ユーザー名前空間について
この記事は Systemi(株式会社システムアイ) Advent Calendar 2023 の10日目の記事です。
はじめに
巷でコンテナ技術について仮想化との対比で表されることが多いけど、実際どうなんだろうと思ってLinuxカーネル上での実装をみていると、ユーザー名前空間だけ異質な感じがしたので記事化をしました。
名前空間について
コンテナ技術の権限分離の機能として名前空間があります。
その名前空間として現時点(カーネル6.6.5)では以下が確認できました。
- UTS名前空間
- TIME名前空間
- IPC名前空間
- PID名前空間
- ネットワーク名前空間
- CGroup名前空間
- マウント名前空間
- ユーザー名前空間
この中のユーザー名前空間について気になったのでちょっと調べてみました。
Linuxカーネル上での実装
前述の名前空間はカーネル上ではタスク(プロセス)の1要素として定義されています。
ソース上だと以下の構造体で定義されてますね。
// nsproxy.h
struct nsproxy {
refcount_t count;
struct uts_namespace *uts_ns;
struct ipc_namespace *ipc_ns;
struct mnt_namespace *mnt_ns;
struct pid_namespace *pid_ns_for_children;
struct net *net_ns;
struct time_namespace *time_ns;
struct time_namespace *time_ns_for_children;
struct cgroup_namespace *cgroup_ns;
};
これはプロセスの構造体task_structの一要素として定義されています。
// sched.h
struct task_struct {
...
/* Namespaces: */
struct nsproxy *nsproxy;
...
};
nsporxyの構造体をみると先の名前空間の中でユーザー名前空間の定義がありませんでした。

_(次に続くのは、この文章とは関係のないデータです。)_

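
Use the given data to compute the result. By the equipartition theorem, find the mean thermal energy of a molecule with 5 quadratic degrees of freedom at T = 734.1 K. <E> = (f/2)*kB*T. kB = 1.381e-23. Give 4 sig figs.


Step 1: f/2 = 5/2 = 2.5
Step 2: kB*T = 1.381e-23 * 734.1 = 1.014e-20
Step 3: <E> = 2.5 * 1.014e-20 = 2.534e-20 J

2.534e-20


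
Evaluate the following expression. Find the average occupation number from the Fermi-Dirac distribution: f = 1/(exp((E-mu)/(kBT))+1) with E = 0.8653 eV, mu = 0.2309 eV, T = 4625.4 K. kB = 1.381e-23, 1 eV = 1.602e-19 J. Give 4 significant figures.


Step 1: (E - mu) = 0.8653 - 0.2309 = 0.6344 eV
Step 2: Convert: (E-mu)*eV = 1.016e-19 J
Step 3: x = (E-mu)*eV/(kB*T) = 1.591
Step 4: f = 1/(exp(1.591)+1) = 0.1692

0.1692


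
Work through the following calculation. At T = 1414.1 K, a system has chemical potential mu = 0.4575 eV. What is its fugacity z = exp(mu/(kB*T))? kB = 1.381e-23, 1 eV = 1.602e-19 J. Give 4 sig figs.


Step 1: Convert mu to Joules: 0.4575*1.602e-19 = 7.329e-20 J
Step 2: kB*T = 1.381e-23*1414.1 = 1.953e-20 J
Step 3: mu/(kB*T) = 3.753
Step 4: z = exp(3.753) = 42.65

42.65


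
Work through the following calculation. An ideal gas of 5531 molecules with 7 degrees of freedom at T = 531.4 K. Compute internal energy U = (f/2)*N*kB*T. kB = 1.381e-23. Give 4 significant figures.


Step 1: f/2 = 7/2 = 3.5
Step 2: N*kB*T = 5531*1.381e-23*531.4 = 4.059e-17
Step 3: U = 3.5 * 4.059e-17 = 1.421e-16 J

1.421e-16


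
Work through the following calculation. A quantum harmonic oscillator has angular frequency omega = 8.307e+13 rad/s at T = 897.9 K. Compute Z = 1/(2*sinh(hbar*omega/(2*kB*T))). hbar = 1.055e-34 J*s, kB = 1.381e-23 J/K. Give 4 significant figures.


Step 1: Compute x = hbar*omega/(kB*T) = 1.055e-34*8.307e+13/(1.381e-23*897.9) = 0.7068
Step 2: x/2 = 0.3534
Step 3: sinh(x/2) = 0.3608
Step 4: Z = 1/(2*0.3608) = 1.386

1.386


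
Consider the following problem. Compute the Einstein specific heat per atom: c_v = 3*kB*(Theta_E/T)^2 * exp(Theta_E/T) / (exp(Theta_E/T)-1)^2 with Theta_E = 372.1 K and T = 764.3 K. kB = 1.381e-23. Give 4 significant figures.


Step 1: x = Theta_E/T = 372.1/764.3 = 0.4869
Step 2: x^2 = 0.237
Step 3: exp(x) = 1.627
Step 4: c_v = 3*1.381e-23*0.237*1.627/(1.627-1)^2 = 4.062e-23

4.062e-23


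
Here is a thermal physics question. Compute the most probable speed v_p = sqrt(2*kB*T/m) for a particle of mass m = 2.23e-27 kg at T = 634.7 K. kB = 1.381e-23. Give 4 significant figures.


Step 1: Numerator = 2*kB*T = 2*1.381e-23*634.7 = 1.753e-20
Step 2: Ratio = 1.753e-20 / 2.23e-27 = 7.861e+06
Step 3: v_p = sqrt(7.861e+06) = 2804 m/s

2804


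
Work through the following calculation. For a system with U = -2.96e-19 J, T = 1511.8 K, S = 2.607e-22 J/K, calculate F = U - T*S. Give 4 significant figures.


Step 1: T*S = 1511.8 * 2.607e-22 = 3.941e-19 J
Step 2: F = U - T*S = -2.96e-19 - 3.941e-19
Step 3: F = -6.901e-19 J

-6.901e-19


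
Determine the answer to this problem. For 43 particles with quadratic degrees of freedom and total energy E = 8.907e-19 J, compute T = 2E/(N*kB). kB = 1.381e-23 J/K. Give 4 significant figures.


Step 1: Numerator = 2*E = 2*8.907e-19 = 1.781e-18 J
Step 2: Denominator = N*kB = 43*1.381e-23 = 5.938e-22
Step 3: T = 1.781e-18 / 5.938e-22 = 3000 K

3000


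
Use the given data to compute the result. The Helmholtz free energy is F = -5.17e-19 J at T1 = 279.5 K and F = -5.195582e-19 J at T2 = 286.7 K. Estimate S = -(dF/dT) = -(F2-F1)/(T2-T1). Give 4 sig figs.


Step 1: dF = F2 - F1 = -5.195582e-19 - (-5.17e-19) = -2.5582e-21 J
Step 2: dT = T2 - T1 = 286.7 - 279.5 = 7.2 K
Step 3: S = -dF/dT = -(-2.5582e-21)/7.2 = 3.553e-22 J/K

3.553e-22


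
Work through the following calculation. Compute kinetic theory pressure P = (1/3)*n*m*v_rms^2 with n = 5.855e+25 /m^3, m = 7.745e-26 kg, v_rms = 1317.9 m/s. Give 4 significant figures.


Step 1: v_rms^2 = 1317.9^2 = 1.737e+06
Step 2: n*m = 5.855e+25*7.745e-26 = 4.535
Step 3: P = (1/3)*4.535*1.737e+06 = 2.625e+06 Pa

2.625e+06


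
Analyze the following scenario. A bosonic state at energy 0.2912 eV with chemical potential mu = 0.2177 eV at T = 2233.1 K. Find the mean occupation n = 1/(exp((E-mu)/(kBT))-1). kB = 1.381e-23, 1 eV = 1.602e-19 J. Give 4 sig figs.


Step 1: (E - mu) = 0.0735 eV
Step 2: x = (E-mu)*eV/(kB*T) = 0.0735*1.602e-19/(1.381e-23*2233.1) = 0.3818
Step 3: exp(x) = 1.465
Step 4: n = 1/(exp(x)-1) = 2.151

2.151


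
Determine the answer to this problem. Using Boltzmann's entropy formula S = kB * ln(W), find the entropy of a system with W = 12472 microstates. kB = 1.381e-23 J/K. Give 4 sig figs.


Step 1: ln(W) = ln(12472) = 9.431
Step 2: S = kB * ln(W) = 1.381e-23 * 9.431
Step 3: S = 1.302e-22 J/K

1.302e-22


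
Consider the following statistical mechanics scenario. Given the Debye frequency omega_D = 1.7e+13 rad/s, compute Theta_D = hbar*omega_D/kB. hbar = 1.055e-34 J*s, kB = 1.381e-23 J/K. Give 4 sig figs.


Step 1: hbar*omega_D = 1.055e-34 * 1.7e+13 = 1.793e-21 J
Step 2: Theta_D = 1.793e-21 / 1.381e-23
Step 3: Theta_D = 129.9 K

129.9


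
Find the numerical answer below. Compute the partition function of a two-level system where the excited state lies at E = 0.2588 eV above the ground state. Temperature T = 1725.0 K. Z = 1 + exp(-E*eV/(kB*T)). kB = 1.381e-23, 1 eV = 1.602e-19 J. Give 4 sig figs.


Step 1: Compute beta*E = E*eV/(kB*T) = 0.2588*1.602e-19/(1.381e-23*1725.0) = 1.74
Step 2: exp(-beta*E) = exp(-1.74) = 0.1755
Step 3: Z = 1 + 0.1755 = 1.175

1.175


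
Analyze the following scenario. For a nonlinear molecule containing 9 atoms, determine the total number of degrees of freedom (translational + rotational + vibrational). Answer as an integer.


Step 1: Translational DOF = 3
Step 2: Rotational DOF (nonlinear) = 3
Step 3: Vibrational DOF = 3*9 - 6 = 21
Step 4: Total = 3 + 3 + 21 = 27

27


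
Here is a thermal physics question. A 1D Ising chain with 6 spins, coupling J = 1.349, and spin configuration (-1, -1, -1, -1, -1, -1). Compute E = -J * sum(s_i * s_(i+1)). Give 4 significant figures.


Step 1: Nearest-neighbor products: 1, 1, 1, 1, 1
Step 2: Sum of products = 5
Step 3: E = -1.349 * 5 = -6.745

-6.745


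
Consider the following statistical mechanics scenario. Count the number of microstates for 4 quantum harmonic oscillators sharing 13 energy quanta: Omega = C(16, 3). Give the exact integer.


Step 1: Use binomial coefficient C(16, 3)
Step 2: Numerator = 16! / 13!
Step 3: Denominator = 3!
Step 4: Omega = 560

560


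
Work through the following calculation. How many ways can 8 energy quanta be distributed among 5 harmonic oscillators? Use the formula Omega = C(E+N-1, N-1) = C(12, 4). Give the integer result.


Step 1: Use binomial coefficient C(12, 4)
Step 2: Numerator = 12! / 8!
Step 3: Denominator = 4!
Step 4: Omega = 495

495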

実は別の仕組みで実現しているのかなとも思い、ソースを調べてみると以下のようにマウント名前空間の中で定義されていました。
// mount.h
struct mnt_namespace {
...
struct user_namespace *user_ns;
...
};
構造体のツリーを描くとこんな感じですね。
なぜ、ユーザー名前空間だけnsproxy構造体で並列に扱わず、マウント名前空間の中で扱っているのか調べてみると以下のような理由からマウント名前空間に含めているようでした。
ユーザー名前空間とマウント名前空間は、どちらもプロセスが対象に対してアクセスを許可するかどうかの制御を行うため、同じ構造体にすることで処理を効率化することができる
こういう理由で別々の名前空間が統合されることがあるんだなと知り、自分の疑問も解けました。
あとがき
そういえば昔カーネルを見たときはnsproxyにユーザー名前空間あったよなーと思い、それも調べてみると、カーネル2.6.19で統合されたようでした。
あと、名前空間の実装を見ると、仮想化のようなエミューレートで環境を分離しているのではなく、プロセスに貼ってあるラベルが一致するか否かで分離を実現している技術なんだなと思いました。